Soaring asthma rates. Skyrocketing gas prices. Shifting gardening zones. They’re all related to climate change.
The Illinois Environmental Council (IEC) is providing a forum to discuss how these diverse problems are connected to global warming and what Illinois residents can do to help solve them at a series of town hall meetings around the state this summer.
The first in the series, “Climate Change: How Does It Affect Decatur?” will take place Tuesday, June 24, at 6:30 p.m. at the J. Elizabeth Madden Auditorium of the Decatur Public Library, 130 N. Franklin St., Decatur. The event is free and open to the public.
“Climate change for some people is hard to take seriously, because it’s presented as a huge, nebulous threat,” said Jonathan Goldman, executive director of the Illinois Environmental Council. “Yet, on a local level in Illinois right now we have soaring asthma rates and gas prices and shifting gardening zones – very real problems that have the same causes and solutions as global warming.”
“So, everyone has a stake in helping curb climate change through individual and legislative measures,” Goldman said.

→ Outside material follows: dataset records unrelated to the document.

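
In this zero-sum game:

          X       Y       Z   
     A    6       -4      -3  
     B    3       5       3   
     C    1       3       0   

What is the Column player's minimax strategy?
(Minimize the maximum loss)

Column should play Z, value = 3

Work:
Column player minimizes Row's maximum payoff:
Column X: max payoff to Row = 6
Column Y: max payoff to Row = 5
Column Z: max payoff to Row = 3
Minimum is 3, achieved by column Z.
Minimax strategy: Z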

The town hall meetings will emphasize the legislative solutions to climate change featured in the Global Warming Response Act (SB2220/HB5254), a bill promoted by the Illinois Climate Action Network, a coalition of environmental, health and faith groups formed in 2007. The legislation contains initiatives that build on the recommendations of Illinois’ Climate Change Advisory Group formed in 2006.
They include requiring power and industrial facilities to pollute less through a cap-and-trade program, and making cars more fuel efficient and buildings and furnaces more energy efficient. All of these measures would reduce the amount of greenhouse gases and smog-forming pollution generated and lower the incidence of respiratory illnesses in Illinois, which has one of the highest death rates from asthma in the nation.
In addition, more fuel efficient cars would mean substantial consumer savings at the
pump. A recent study conducted by Environment Illinois indicated the Illinois Clean Cars Act(HB 3424/SB 2238), a component of the Global Warming Response Act, would save Illinois drivers more than $400 a year in fuel costs.
In addition, a recent poll conducted by InTouch showed that a remarkable 90 percent of Illinois residents say they want cleaner, more fuel-efficient cars even if they cost more up front.
“The time is right for good legislation that will enable Illinois citizens to help the environment while helping the economy and our health at the same time,” said Goldman. “The people’s will is there – now we have to build the political will, which is what these forums are all about.”
Sponsored by IEC, the town hall meetings will be co-hosted by local community groups in each region. In Decatur, representatives from the local Community Environmental Council, Agricultural Watershed Institute, Audubon Society and Environmental Affairs Council of Millikin University will be on hand to discuss global warming and encourage local residents to get involved in solving the problem.
Don Wuebbles, a nationally known climate change expert and co-author of the 2004 “Confronting Climate Change in the Great Lakes” report by the Union of Concerned Scientists and Ecological Society of America, will also speak at the town hall meeting. Wuebbles and a colleague, Katherine Hayhoe, recently completed a detailed impacts analysis for the City of Chicago’s Climate Change Task Force. He is also a member of the government working group doing the U.S. national climate assessment that will be completed in October.
Decatur legislators Rep. Bob Flider, Rep. Bill Mitchell and Sen. Frank Watson have also been invited.
“The goal of the public forum is to bring legislators and voters together to spark a discussion about what Illinois and its residents can do about this environmental problem,” said Decatur resident Jo Caulkins, a board member of the Community Environmental Council. “Illinois is the seventh largest contributor of global warming pollution in the country, so we have a responsibility to do something about it.”